Aseri Laing

Personal information
- Full name: Aseri Laing
- Born: 6 May 1975 (age 51) Mount Albert, New Zealand

Playing information
- Height: 185 cm (6 ft 1 in)
- Weight: 99 kg (15 st 8 lb)
- Position: Wing, Centre
Club
| Years | Team | Pld | T | G | FG | P |
| 1993–98 | Western Suburbs Magpies | 50 | 11 | 0 | 0 | 44 |
| 1999 | Melbourne Storm | 5 | 1 | 0 | 0 | 4 |
|  | Total | 55 | 12 | 0 | 0 | 48 |
Representative
| Years | Team | Pld | T | G | FG | P |
| 2006–07 | Fiji | 2 | 0 | 0 | 0 | 0 |
- Source:
- Relatives: Teaghan Hartigan (daughter)

= Aseri Laing =

Fiji international rugby league footballer

Aseri Laing (born 6 May 1975), is a Fijian former professional rugby league footballer who played in the 1990s.

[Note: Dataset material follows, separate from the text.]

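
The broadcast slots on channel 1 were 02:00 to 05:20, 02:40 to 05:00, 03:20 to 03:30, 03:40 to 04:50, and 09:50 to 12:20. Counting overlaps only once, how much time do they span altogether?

5 h 50 min

Merged: 02:00–05:20, 09:50–12:20.
Lengths: 3 h 20 min + 2 h 30 min = 5 h 50 min.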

He played for the Western Suburbs Magpies from 1993–94 and 1996–98 and then the Melbourne Storm in 1999.

==Early life==

Born in Mt Albert, New Zealand to Fijian parents, Laing played his junior rugby league with Campbelltown City Kangaroos.

==Playing career==

Joining Western Suburbs Magpies, playing in under age and reserve grade competitions, before making his first grade debut in 1994. Laing had a year off from rugby league in 1995, resuming his career with Wests in 1996.
In the 1998 NRL season, he made a career-high 20 appearances in first grade.

Leaving Wests after the 1998 season, he joined Melbourne Storm, making a further five first grade appearances, scoring one try.

Laing later represented Fiji in 2006–07.